Anthropologist Earnest Hooton. It’s not so much
that he was aware of his system’s arbitrary nature,
it was that his rational mind was trying to think of
square pegs in terms of round holes. [In the vernacular,
this is known as an epic fail.]
|
![]() |
Anthropologist Stanley Garn |
Enter the ‘geographical race’, which was defined as a collection of race populations, separated from other such collections by major geographical barriers. So said Stanley Garn, in the 1960s. Now we had the ‘Amerindian’, the ‘Polynesian’, the ‘Melanesian’, the ‘Melanesian-Papuan’, the ‘Australian’, the ‘Asiatic’, the ‘Indian’, the ‘European’, and the ‘African’. Within these so-called geographical races were hundreds of so-called local races: ‘northwestern European’, ‘northeastern European’, ‘Alpine’, ‘Mediterranean’, ‘East African’, ‘Bantu’, ‘Tibetan’, ‘North Chinese’, ‘Extreme Mongoloid’, ‘Hindu’. Garn even went so far as to admit the existence of something he called microraces: this enabled him ultimately to narrow the definition of a race to a neighborhood in a city. And one wonders if, in his darkest hours, Garn didn’t imagine that families, or even individuals couldn’t be construed as stand-alone races!
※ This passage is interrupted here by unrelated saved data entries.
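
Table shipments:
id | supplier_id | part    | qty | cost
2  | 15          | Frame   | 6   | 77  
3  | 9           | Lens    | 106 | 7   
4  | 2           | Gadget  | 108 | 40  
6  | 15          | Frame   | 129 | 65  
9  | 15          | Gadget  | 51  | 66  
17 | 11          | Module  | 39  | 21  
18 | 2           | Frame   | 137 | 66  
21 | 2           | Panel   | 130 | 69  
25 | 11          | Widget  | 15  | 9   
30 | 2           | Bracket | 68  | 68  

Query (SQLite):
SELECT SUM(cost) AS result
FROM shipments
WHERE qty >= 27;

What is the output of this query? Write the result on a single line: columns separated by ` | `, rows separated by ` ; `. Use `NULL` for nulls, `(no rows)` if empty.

402

Rows where qty >= 27 → cost values: [7, 40, 65, 66, 21, 66, 69, 68].
SUM of non-NULL values = 402.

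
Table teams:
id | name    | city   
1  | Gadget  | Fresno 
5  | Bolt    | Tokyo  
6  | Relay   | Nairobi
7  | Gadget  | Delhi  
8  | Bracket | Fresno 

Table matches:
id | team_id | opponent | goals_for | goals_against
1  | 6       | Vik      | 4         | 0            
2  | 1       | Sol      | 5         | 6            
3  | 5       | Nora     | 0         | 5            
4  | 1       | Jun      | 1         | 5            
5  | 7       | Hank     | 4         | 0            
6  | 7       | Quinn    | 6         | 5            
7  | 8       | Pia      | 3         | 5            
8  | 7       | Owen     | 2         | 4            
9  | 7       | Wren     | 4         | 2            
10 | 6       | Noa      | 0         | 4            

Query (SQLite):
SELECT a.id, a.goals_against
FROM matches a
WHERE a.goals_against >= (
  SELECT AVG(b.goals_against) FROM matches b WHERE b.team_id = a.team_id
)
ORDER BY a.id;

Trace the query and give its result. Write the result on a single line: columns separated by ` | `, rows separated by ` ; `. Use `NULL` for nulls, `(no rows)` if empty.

For each matches row a, compute AVG(goals_against) over rows sharing a.team_id.
Keep row a if a.goals_against >= that per-group AVG.
  team_id=1: AVG(goals_against) = 5.5
  team_id=5: AVG(goals_against) = 5.0
  team_id=6: AVG(goals_against) = 2.0
  team_id=7: AVG(goals_against) = 2.75
  team_id=8: AVG(goals_against) = 5.0

2 | 6 ; 3 | 5 ; 6 | 5 ; 7 | 5 ; 8 | 4 ; 10 | 4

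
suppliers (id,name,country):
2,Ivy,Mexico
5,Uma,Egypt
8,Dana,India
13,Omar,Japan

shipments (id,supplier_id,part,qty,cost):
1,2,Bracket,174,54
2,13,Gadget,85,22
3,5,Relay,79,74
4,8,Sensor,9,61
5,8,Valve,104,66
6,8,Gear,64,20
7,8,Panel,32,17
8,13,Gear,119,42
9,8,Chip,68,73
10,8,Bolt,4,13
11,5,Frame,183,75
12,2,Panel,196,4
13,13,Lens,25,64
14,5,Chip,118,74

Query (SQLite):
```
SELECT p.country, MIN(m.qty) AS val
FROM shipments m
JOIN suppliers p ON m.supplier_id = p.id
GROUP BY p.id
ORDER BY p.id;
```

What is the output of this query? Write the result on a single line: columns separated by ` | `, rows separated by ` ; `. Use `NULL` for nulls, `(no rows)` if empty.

Mexico | 174 ; Egypt | 79 ; India | 4 ; Japan | 25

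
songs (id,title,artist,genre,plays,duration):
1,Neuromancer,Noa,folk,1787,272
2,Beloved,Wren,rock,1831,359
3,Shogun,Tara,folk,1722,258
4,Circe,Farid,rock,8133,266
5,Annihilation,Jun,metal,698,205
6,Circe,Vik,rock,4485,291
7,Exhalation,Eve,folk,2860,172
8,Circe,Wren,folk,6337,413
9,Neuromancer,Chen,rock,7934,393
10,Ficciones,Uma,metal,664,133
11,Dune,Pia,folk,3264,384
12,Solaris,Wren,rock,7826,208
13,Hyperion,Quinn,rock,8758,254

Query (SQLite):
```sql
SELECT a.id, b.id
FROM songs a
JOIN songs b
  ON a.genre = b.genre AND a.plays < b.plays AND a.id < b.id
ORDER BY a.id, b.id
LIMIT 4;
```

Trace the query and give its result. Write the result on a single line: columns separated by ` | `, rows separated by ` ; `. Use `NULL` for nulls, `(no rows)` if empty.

Pairs (a,b) with same genre, a.plays < b.plays, a.id < b.id.
genre groups: folk:{1,3,7,8,11} metal:{5,10} rock:{2,4,6,9,12,13}
Ordered by (a.id, b.id); first 4.

1 | 7 ; 1 | 8 ; 1 | 11 ; 2 | 4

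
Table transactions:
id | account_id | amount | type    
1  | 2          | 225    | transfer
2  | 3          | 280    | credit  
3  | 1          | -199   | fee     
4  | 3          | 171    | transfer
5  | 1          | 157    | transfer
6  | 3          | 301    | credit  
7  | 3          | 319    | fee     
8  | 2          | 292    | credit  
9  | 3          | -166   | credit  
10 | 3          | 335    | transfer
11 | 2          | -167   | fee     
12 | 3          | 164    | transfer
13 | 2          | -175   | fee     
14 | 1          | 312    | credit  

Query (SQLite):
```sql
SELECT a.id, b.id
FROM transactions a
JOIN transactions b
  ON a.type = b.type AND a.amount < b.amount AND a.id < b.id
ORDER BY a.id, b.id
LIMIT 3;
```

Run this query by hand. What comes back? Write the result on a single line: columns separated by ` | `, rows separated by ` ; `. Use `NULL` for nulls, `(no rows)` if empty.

Pairs (a,b) with same type, a.amount < b.amount, a.id < b.id.
type groups: credit:{2,6,8,9,14} fee:{3,7,11,13} transfer:{1,4,5,10,12}
Ordered by (a.id, b.id); first 3.

1 | 10 ; 2 | 6 ; 2 | 8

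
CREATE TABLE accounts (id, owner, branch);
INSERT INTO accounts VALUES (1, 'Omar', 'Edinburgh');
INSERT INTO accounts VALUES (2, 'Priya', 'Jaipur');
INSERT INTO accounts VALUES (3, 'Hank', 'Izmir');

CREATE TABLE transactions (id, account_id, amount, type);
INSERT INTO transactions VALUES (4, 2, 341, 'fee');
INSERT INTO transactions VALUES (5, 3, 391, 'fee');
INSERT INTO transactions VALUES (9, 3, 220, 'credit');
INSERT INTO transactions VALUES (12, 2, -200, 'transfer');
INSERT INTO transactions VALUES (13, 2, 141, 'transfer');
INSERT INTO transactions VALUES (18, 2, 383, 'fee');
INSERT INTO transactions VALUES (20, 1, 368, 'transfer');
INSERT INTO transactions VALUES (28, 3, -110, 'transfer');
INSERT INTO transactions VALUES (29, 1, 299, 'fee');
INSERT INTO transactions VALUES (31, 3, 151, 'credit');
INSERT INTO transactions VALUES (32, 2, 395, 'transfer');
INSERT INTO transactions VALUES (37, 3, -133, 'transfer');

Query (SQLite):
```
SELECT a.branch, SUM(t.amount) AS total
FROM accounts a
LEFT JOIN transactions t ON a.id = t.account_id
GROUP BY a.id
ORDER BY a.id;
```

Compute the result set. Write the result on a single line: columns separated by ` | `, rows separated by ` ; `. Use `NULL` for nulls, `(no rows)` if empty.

LEFT JOIN keeps every accounts row; unmatched ones get NULL for transactions columns.
Group by accounts.id and compute SUM(t.amount). SUM over an all-NULL group is NULL.
  1: ids {20, 29} → SUM(t.amount)=667
  2: ids {4, 12, 13, 18, 32} → SUM(t.amount)=1060
  3: ids {5, 9, 28, 31, 37} → SUM(t.amount)=519

Edinburgh | 667 ; Jaipur | 1060 ; Izmir | 519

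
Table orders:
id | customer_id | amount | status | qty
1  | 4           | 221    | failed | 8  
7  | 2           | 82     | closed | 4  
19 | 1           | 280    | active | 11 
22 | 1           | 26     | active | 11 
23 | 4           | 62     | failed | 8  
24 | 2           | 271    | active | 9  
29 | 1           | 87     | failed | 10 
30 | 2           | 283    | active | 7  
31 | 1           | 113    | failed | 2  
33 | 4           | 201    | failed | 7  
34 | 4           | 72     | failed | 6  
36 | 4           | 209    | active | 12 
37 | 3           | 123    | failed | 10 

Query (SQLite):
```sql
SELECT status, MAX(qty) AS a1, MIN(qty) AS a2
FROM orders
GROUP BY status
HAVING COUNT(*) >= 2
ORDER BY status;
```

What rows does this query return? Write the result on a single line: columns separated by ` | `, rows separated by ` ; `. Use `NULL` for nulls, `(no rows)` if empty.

Group orders by status.
Per group compute: MAX(qty), MIN(qty).
HAVING: drop groups with fewer than 2 rows.
  active: ids {19, 22, 24, 30, 36} → MAX(qty)=12, MIN(qty)=7
  closed: ids {7} → MAX(qty)=4, MIN(qty)=4
  failed: ids {1, 23, 29, 31, 33, 34, 37} → MAX(qty)=10, MIN(qty)=2

active | 12 | 7 ; failed | 10 | 2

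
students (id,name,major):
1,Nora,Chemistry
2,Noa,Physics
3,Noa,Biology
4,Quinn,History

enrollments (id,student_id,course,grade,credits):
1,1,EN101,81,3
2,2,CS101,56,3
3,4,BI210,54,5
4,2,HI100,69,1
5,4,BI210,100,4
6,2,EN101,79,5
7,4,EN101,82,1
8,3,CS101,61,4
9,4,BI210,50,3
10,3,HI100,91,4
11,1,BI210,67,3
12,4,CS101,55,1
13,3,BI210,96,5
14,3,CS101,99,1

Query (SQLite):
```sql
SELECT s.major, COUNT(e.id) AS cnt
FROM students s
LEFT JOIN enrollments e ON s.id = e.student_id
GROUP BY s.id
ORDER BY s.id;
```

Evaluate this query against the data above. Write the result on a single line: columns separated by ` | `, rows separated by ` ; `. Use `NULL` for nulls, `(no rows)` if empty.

Chemistry | 2 ; Physics | 3 ; Biology | 4 ; History | 5

LEFT JOIN keeps every students row; unmatched ones get NULL for enrollments columns.
Group by students.id and compute COUNT(e.id). COUNT(col) of an all-NULL group is 0.
  1: ids {1, 11} → COUNT(e.id)=2
  2: ids {2, 4, 6} → COUNT(e.id)=3
  3: ids {8, 10, 13, 14} → COUNT(e.id)=4
  4: ids {3, 5, 7, 9, 12} → COUNT(e.id)=5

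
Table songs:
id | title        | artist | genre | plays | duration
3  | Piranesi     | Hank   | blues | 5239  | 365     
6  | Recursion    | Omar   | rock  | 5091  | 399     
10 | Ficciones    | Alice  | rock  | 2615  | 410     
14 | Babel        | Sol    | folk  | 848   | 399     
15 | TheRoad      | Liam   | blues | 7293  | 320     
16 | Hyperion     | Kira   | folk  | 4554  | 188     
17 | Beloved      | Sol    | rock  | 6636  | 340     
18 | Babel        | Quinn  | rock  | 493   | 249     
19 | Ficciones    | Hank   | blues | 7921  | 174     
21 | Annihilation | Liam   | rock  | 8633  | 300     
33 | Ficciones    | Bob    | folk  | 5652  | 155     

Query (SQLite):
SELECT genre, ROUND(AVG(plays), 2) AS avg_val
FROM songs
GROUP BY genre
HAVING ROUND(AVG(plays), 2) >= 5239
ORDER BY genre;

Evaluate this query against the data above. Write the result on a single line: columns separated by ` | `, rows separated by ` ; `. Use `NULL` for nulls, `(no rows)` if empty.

Partition songs by genre; compute ROUND(AVG(plays), 2) within each group.
HAVING: keep groups where ROUND(AVG(plays), 2) >= 5239.
  blues: ids {3, 15, 19} → ROUND(AVG(plays), 2)=6817.67
  folk: ids {14, 16, 33} → ROUND(AVG(plays), 2)=3684.67
  rock: ids {6, 10, 17, 18, 21} → ROUND(AVG(plays), 2)=4693.6

blues | 6817.67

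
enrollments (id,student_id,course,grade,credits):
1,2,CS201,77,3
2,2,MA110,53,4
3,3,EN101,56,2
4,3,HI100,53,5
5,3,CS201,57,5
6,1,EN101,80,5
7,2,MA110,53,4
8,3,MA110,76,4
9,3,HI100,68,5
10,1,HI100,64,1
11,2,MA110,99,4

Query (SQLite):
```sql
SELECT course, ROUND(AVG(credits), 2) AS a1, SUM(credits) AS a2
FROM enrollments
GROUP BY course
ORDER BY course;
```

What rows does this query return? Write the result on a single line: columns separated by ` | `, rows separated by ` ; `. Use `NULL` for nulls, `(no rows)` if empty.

CS201 | 4 | 8 ; EN101 | 3.5 | 7 ; HI100 | 3.67 | 11 ; MA110 | 4 | 16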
Garn’s classification stands as a monument to the racial worldview in collision with reality.
![]() |
Von Luschan’s Chromatic Scale |
But let’s look more closely at one of these racial categories, to get a better idea of the sorts of issues that confound racial classification and that ultimately destroys the idea that races are real biological entities. Look, for example, at Von Luschan’s scale, shown here. He posited 36 discrete colours for the world’s people. Unfortunately, no two scalers could agree on the colour of the skin they were scaling. Try it yourself on these unsuspecting naked backed people. Seriously, there is continuous variability in skin colour, and anyone who says they can pick out mutually exclusive subsets is nuttier than I am for tackling this enormous issue in a few blog posts. But I digress. Even the cosmetics companies can do better at capturing the diversity of skin colour!
![]() |
Artificially delineated global distribution of skin colour |
It’s easy to see that a trait such as skin colour has an evolutionary basis. Dark skin maps on very nicely to latitude and annual hours and intensity of sunlight, with the homeland of the fairest skinned of all people in a high latitude place where it’s almost always cloudy. And light-skinned Australians know how that plays in a country where, annually, there are many more hours of sunlight than those experienced in England or Scandinavia.